It isn't balance or bust for Notre Dame's explosive offense
Notre Dame is scoring.
Should it really matter how?
Scrape away the context, and here are Notre Dame’s dazzling offensive numbers: 39.8 points per game (30th out of 128 teams nationally), 495.4 total yards per game (23rd), 6.9 yards per offensive play (14th) and 73.9 percent touchdown conversions in the red zone (30th).
But in South Bend, especially, the spotlight sears through the sunny statistics. It’s ever so easy to nitpick.
So let the nitpicking begin.
Despite the fact that Notre Dame (2-3) runs the football 53.5 percent of the time, the Irish have passed for a total of 1,639 yards this season, nearly doubling its rushing yardage (838 net yards). The passing game has been expectedly explosive, as junior quarterback DeShone Kizer has stacked up 14 touchdown passes and 13 passes of at least 30 yards (13th nationally).
But where there is strength, there is also a hint of struggle. After Notre Dame rushed for 207.9 yards per game and 5.6 yards per carry in 2015, those numbers have deflated to 167.6 yards per game and 4.4 yards per carry through five games this season.
When it comes to physical production, Notre Dame hasn’t been balanced.
But points, in the big picture, are the only thing head coach Brian Kelly requires.

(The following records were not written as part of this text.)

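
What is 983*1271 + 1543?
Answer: 1250936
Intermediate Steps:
983*1271 + 1543 = 1249393 + 1543 = 1250936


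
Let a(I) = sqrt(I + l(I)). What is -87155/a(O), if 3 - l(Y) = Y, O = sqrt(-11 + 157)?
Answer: -87155*sqrt(3)/3 ≈ -50319.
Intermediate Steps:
O = sqrt(146) ≈ 12.083
l(Y) = 3 - Y
a(I) = sqrt(3) (a(I) = sqrt(I + (3 - I)) = sqrt(3))
-87155/a(O) = -87155*sqrt(3)/3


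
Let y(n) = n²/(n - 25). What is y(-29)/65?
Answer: -841/3510 ≈ -0.23960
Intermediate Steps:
y(n) = n²/(-25 + n)
y(-29)/65 = ((-29)²/(-25 - 29))/65 = (841/(-54))/65 = (841*(-1/54))/65 = (1/65)*(-841/54) = -841/3510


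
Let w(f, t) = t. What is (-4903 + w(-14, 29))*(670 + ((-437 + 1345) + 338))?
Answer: -9338584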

“I've always wanted to throw it equally as well as running,” Kelly said. “But if you let us throw the football all over the field we're going to throw it and we won't run it as much. Are there things we can get better at in the running game? Absolutely. But we've been afforded the opportunity to throw the ball around the field. Teams have wanted to pressure our run game and I think a lot of that has been, ‘Look at all these young receivers they have, let's challenge them.’
“Teams have (challenged us), and we've been up to the challenge. If they want to keep doing that we have to keep proving that we can throw the football, and I think you'll see that running game come back into more balance.”
Entering the season, Notre Dame’s receiving corps was centered on one relatively underutilized senior (Torii Hunter Jr.) and a gaggle of talented question marks. Opposing defenses schemed to make Notre Dame prove that Kizer and his new cast of characters could beat them.
Now, look at the result.
“This is a season where we're just taking what the defense is giving us,” Kizer said. “We're not forcing whatever we have to do to get the ball down the field. It's more just allowing our game plan to come into play when people want to add guys to the box. When you have Dexter Williams and Josh Adams and Tarean Folston along with the line that we have, you have to expect that guys are going to continue to respect the box the way that they are.
“I mean, we're deadly. If you take a guy out of there, we're going to run all over you, and we'll respond accordingly if we need to pass the ball.”
Of course, Notre Dame’s decidedly one-sided production isn’t entirely a product of opposing defenses. The Irish are also breaking in three first-time starters on the offensive line — center Sam Mustipher, right guard Colin McGovern and right tackle Alex Bars. Running backs Adams, Williams and Folston are plenty capable, but Notre Dame’s top rusher from 2015 — C.J. Prosise — has galloped into more lucrative pastures in the NFL.
Essentially, it’s difficult to replicate last season’s production without last season’s personnel.
“I think that's the biggest battle,” senior left tackle Mike McGlinchey said on Wednesday. “It's about growing and continuing that cohesiveness the entire year, week to week. We've certainly gotten a lot better with playing together and playing five guys on five jobs at a time. We're going to continue to do that.
“We haven't done it quite to the manner we would have liked to so far this year, but that's football. You're going to continue to have your lumps, and it's about how you learn from them.”
Notre Dame may take a few more lumps on Saturday, as the Irish meet an NC State defense that is allowing just 99 rushing yards per game (13th nationally). If Kizer and Co. need to throw to win, they’ll throw — and expect to win.
For the Irish, at least through five games, it hasn’t been balance or bust.